Q: If you could only eat one meal every day for the rest of your life, what would it be?

A: That is a hard one. I was raised on meat, potatoes, and gravy. But I also love apricots. So it would have to be apricot pie after a bistecca fiorentina or pasta with a fine chianti.

 David Buck will be returning to Kinhaven this summer. See him conduct at one of our free summer concerts!


A Kinhavenite’s Winding Path to a Career in Music

Blair Goins Stands with Tuba

While some students attend Kinhaven with dreams of becoming professional musicians, Blair Goins (tuba ’76–’78) attended simply for the love of music. His three summers at Kinhaven were an important part of his life experience during a difficult time. “Despite some intense personal issues, I felt very connected with the faculty and to the friends I made,” he says. “The chamber music was phenomenal and the fact that you’re performing every week in front of crowds was brilliant.” Blair says those weekly student performances – their frequency and informality – helped him learn to manage his pre-concert jitters, something he finds useful today as a professional musician.
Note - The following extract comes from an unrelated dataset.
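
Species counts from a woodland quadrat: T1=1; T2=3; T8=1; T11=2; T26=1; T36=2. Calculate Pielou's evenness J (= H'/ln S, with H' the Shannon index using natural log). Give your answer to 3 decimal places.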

EXPAND to continue Blair's story: “My trajectory wasn’t linear ... ”

 Blair says of the path he followed to becoming a professional musician (he is an accomplished composer and tuba performer based in Washington, DC). “I didn’t even think about music until, as a physics major, I realized I wouldn’t be happy doing it eight hours a day.” But he was taking a music theory class and playing in the Rochester University Orchestra. “And then it hit me,” he says. “This is something I love! So I auditioned for Eastman and went there instead.”

Blair was still not thinking about a career in music. “I tend not to plan my life years in advance,” he says, “and sometimes it’s just weeks at a time!” So with a degree in composition with primary study on tuba, Blair taught himself music typesetting, copying handwritten scores by hand. An early adopter of typesetting software, he works with performers – among them jazz trumpeter Roy Hargrove – and organizations such as the National Symphony Orchestra and the Kennedy Center to print their music for performance and publishing.

In addition to playing in various brass chamber groups, Blair is a member of the Symphony of the Potomac and the Smithsonian Jazz Masterworks Orchestra, and he is a founding member of the Great Noise Ensemble, which plays contemporary classical chamber music. “It’s like a Stravinskian orchestra, one of every instrument; there’s even a harp and a banjo,” he says. Blair is one of the group’s resident composers and says he’s fortunate to be a part of a performing group that has premiered several of his compositions. Blair recently learned he was the recipient of two Washington DC Commission on the Arts and Humanities fellowship grants, intended to further support his composing.

Blair says Kinhaven’s informal atmosphere spilled into all aspects of camp life. “In the main house, there was a fireplace with big tables. I would hang out there and chat with David or Dorothy [Dushkin]. The idea that you could hang out with the founders of this place was amazing.” Blair also remembers former Director Jerry Bidlack’s sense of humor and warmth. “I loved his leadership of the orchestra – he inspired me to play well. Perhaps it was because he seemed to love the music he was conducting.”

We don’t expect every student that comes through Kinhaven to become a professional musician. Blair is a great example of how to take the lessons from Kinhaven’s camaraderie, acceptance, and intense musical experience and make it your own.